Mais uma vez, o Brasil assiste a uma cena que parece saída de uma sátira administrativa: burocratas e reguladores resolvem intervir em um produto centenário, reconhecido nacionalmente, protegido por indicação geográfica e consolidado na cultura catarinense há mais de 125 anos. E foi exatamente contra isso que o empresário Luciano Hang se posicionou nesta semana ao visitar uma tradicional fábrica de embutidos em Pomerode para defender a manutenção da receita original da Linguiça Blumenau.
A polêmica surgiu após alterações regulatórias que reduziram de 42% para 30% o limite de gordura permitido na composição do produto, mudança que produtores afirmam descaracterizar completamente as características históricas, sensoriais e gastronômicas da tradicional iguaria catarinense.

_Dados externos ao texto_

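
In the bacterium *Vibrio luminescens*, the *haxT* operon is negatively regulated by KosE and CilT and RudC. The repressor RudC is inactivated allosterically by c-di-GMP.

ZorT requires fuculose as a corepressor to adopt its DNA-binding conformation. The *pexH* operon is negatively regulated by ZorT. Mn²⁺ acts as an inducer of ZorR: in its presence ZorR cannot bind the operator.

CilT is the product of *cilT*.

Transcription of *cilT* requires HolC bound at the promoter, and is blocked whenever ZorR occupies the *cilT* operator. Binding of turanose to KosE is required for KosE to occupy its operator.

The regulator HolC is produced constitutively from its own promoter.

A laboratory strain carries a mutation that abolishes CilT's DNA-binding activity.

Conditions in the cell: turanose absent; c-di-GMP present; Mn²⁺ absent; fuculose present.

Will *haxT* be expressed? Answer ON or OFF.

ON

Turanose is absent, so KosE is inactive.
CilT is non-functional in this strain, so it has no effect.
c-di-GMP is present, so RudC is inactive.
With no repressor bound, *haxT* is transcribed.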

Durante a visita, Hang foi direto ao ponto:
"Ninguém vai mexer na nossa linguiça."
A frase resume o sentimento de milhares de catarinenses que observam, perplexos, mais uma tentativa de substituir décadas de tradição por decisões tomadas em escritórios distantes da realidade produtiva.
O caso da Linguiça Blumenau é emblemático porque revela uma inversão cada vez mais comum.
Primeiro, o poder público reconhece oficialmente um produto por suas características históricas e tradicionais. Depois, surge uma norma exigindo mudanças justamente nessas características que justificaram o reconhecimento.
O próprio debate chegou ao Senado, onde foi questionado como o Estado pode reconhecer a singularidade de um produto e, posteriormente, impor regras que ameaçam descaracterizá-lo.
É a velha lógica brasileira: em vez de proteger aquilo que deu certo, procura-se modificar aquilo que funciona.
A Linguiça Blumenau não é apenas um embutido. Ela representa uma herança cultural trazida pelos imigrantes europeus, uma atividade econômica que gera empregos, renda e turismo para dezenas de municípios do Vale do Itajaí.
Ninguém discute fiscalização sanitária, qualidade ou segurança alimentar.
O que está sendo questionado é outra coisa: a mania burocrática de acreditar que tudo precisa ser redesenhado por decreto.
Se a receita atravessou mais de um século, conquistou consumidores, recebeu reconhecimento geográfico e se tornou símbolo da gastronomia catarinense, talvez fosse razoável imaginar que ela já tenha provado seu valor.
Mas não.
Surge sempre alguém disposto a explicar aos produtores, aos consumidores e à própria história como deveriam fazer aquilo que fazem há gerações.
É uma mentalidade que parece considerar tradição um problema a ser corrigido e não um patrimônio a ser preservado.
Ao defender a manutenção da receita original, Luciano Hang acabou dando voz a uma insatisfação muito maior.
A discussão não é apenas sobre gordura, percentual técnico ou portarias administrativas.
A questão central é saber até onde pode ir a interferência estatal sobre atividades culturais, econômicas e produtivas que existem há mais de um século.
Quando normas passam a ameaçar justamente aquilo que pretendem regulamentar, algo claramente saiu dos trilhos.
Os produtores não pedem privilégios. Pedem coerência.
Querem continuar produzindo aquilo que fez a Linguiça Blumenau tornar-se um símbolo de Santa Catarina, um produto reconhecido nacionalmente e parte da identidade regional.
A expectativa agora é que prevaleça o bom senso e que as autoridades compreendam algo simples: patrimônio cultural não se preserva alterando sua essência.
Porque, quando um produto centenário precisa ser defendido contra quem deveria protegê-lo, fica difícil escapar da sensação de que, mais uma vez, no Brasil, o poste está realmente mijando no cachorro.